Maar de motie is ontraden.

Staatssecretaris Burg van der

Staatssecretaris Van der Burg:

Dat is juist, voorzitter.

De heer Krul (CDA)

De heer Krul (CDA):

Zou de staatssecretaris heel kort kunnen uitleggen wat voor hem het verschil is tussen hetgeen in deze motie staat en hetgeen hijzelf van plan is te presenteren voor 6 februari? We hebben volgens mij namelijk twee dingen afgesproken met betrekking tot de financiën: als er meer is, kijk dan wat er meer kan en scherp aan wat er niet in staat wat niet per se geld kost.

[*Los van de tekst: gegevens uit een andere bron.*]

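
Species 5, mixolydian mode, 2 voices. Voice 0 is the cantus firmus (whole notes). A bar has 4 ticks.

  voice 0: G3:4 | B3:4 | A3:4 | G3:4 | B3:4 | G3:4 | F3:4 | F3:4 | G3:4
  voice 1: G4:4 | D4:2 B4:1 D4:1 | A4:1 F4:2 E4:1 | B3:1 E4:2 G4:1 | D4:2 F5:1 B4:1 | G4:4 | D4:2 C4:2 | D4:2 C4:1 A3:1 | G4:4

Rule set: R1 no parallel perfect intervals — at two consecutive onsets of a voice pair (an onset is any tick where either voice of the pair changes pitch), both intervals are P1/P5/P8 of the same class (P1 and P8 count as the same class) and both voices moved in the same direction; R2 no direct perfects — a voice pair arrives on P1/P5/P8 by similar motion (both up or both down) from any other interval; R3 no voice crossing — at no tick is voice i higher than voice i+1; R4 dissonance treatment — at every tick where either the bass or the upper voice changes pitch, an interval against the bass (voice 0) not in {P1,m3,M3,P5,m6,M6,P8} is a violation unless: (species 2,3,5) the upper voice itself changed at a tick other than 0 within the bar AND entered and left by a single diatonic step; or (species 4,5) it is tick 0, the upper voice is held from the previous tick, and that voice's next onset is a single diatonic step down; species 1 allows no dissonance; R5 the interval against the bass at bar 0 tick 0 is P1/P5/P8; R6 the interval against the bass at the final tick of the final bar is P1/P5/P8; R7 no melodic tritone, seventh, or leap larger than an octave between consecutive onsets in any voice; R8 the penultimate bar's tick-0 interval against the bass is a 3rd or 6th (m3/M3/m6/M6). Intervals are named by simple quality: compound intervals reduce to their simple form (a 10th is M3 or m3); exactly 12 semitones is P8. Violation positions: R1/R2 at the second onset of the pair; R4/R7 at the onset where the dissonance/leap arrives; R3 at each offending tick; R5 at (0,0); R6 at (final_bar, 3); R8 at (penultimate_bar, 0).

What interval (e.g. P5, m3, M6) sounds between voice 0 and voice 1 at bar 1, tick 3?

m3

voice 0=B3 voice 1=D4 -> m3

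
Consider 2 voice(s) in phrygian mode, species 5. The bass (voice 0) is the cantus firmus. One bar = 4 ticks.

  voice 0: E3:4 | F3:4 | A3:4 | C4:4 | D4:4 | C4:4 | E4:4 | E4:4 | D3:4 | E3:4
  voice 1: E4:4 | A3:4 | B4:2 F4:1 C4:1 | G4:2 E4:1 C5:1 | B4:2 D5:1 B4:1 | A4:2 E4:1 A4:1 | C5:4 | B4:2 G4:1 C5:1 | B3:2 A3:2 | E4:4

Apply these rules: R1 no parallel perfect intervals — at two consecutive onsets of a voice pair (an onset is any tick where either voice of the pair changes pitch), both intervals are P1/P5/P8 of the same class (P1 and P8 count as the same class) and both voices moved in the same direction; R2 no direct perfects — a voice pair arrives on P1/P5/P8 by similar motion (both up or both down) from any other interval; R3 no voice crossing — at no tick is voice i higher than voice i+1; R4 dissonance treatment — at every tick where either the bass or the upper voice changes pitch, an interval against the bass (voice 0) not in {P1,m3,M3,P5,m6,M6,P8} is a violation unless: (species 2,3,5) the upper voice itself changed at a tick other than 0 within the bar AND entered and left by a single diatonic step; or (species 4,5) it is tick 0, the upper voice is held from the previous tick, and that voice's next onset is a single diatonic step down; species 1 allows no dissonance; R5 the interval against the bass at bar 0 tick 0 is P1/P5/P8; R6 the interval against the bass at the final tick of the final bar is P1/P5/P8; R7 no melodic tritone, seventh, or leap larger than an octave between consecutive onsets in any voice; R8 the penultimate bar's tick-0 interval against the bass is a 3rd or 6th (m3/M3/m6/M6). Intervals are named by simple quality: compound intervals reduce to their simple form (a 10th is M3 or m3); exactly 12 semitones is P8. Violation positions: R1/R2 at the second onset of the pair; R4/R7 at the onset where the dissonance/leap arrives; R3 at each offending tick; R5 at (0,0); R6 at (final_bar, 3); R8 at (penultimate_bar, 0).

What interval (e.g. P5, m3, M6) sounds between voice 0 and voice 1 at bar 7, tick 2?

voice 0=E4 voice 1=G4 -> m3

m3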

Volgens mij hebben we die dingen afgesproken. Wat is voor de staatssecretaris dan het verschil tussen hetgeen we vanochtend hebben afgesproken en hetgeen deze motie beoogt?

Staatssecretaris Burg van der

Staatssecretaris Van der Burg:

Als ik kijk naar de thema's die genoemd worden in het constaterende deel en als ik zie dat het woord "fundamentele" wordt gebruikt, dan denk ik dat het meer is dan dat ervan ... Nee, volgens mij was ik nu aan het woord. Ervan uitgaande dat er ambtelijk en in overleg voor 8 januari niks kan gebeuren, dan red ik dat niet in de periode tussen 8 januari en 1 februari.

De heer Krul (CDA)

De heer Krul (CDA):

Ik zal 'm nog iets smarter maken. Wat is dan het verschil tussen een fundamentele herziening en hetgeen de staatssecretaris van plan is te doen voor 6 februari? Wat is hij dan van plan te gaan doen?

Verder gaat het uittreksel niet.